Of course the holiday has picked up some contemporary accoutrements…
Like the almost-as-good-as-Wimbledon’s-centre-court Macy’s Thanksgiving Parade, begun in 1924. Between the two events, I might even choose being squashed by 3+ million other spectators over enjoying strawberries and clotted cream courtside.
And, of course, we can’t forget the 1920 marriage between Turkey Day and the only ‘football’ game that counts. The Thanksgiving Classic formalized the enjoyment of sport alongside turkey.
(Sorry, soccer fans, but there’s nothing like a pair of shoulder pads – not the 80’s kind – and a completed pass…try and tell me you don’t feel a rush when you witness the 99-yard pass in this clip: http://www.youtube.com/watch?v=BpIcf2eE2T4…ahhh, ‘tis a beautiful thing…combine this with a stomach over-intoxicated by the culinary Thanksgiving cocktail, and you have near-paradise on Earth.)
Then there is that other sport which is synonymous with ‘Thanksgiving,’ the activity that infuses passion or abject fear, depending on who is doing the picking and who is doing the paying:
The Friday after Thanksgiving, or Black Friday as it is known, is the busiest shopping day of the year in the U.S. It is the opportunity to test out one’s shopping skills under the most challenging of circumstances (if you think it’s crowded during the Macy’s parade, try shopping on Black Friday).
(Of course, it is also the chance to view abundant, glorious Christmas decorations and be engulfed by the first wave of holiday spirit and cheer.)
It’s not all about personal gratification, though. It is also common for people to take time out of their busy schedules and volunteer to help those less fortunate.
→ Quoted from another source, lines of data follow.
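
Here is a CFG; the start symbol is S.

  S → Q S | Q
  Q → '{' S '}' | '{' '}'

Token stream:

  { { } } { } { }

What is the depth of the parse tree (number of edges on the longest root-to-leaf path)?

[S [Q { [S [Q { }]] }] [S [Q { }] [S [Q { }]]]]

4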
Delivering or serving food to those in need is a custom that has become a tradition in many families, involving members both big and small.
But, first, of course, there is the food: the magnificent turkey, savory stuffing, light and fluffy mashed potatoes, rich gravy, tangy cranberry sauce, and creamy pumpkin pie, just to name a few Thanksgiving favorites.
And, of course, the centerpiece of the Thanksgiving table:
So, even though I won’t be serving up turkey (in Turkey, no less! sorry, but it had to be said) this Thanksgiving Day… and over the weekend there will be no American football…or shopping…(although there will be a bit of family volunteering at our school’s International Day)…
…there will be gratitude.
A lot of it.
Happy Thanksgiving, everyone!
P.S. One thing I am grateful for is that I still have a car. Last night I handed my keys over to a total stranger who appeared out of nowhere when I pulled over to a nondescript side of the road in quaint-but-parking-challenged Bebek and answered my “Nerede parking?” with a laminated card and a waiting, open palm. As I was desperate to make a 7pm meeting, I willingly handed him my keys. Hindsight being what it is, that may not have been such a smart idea. On the other hand, never underestimate the credibility conveyed by a laminated card.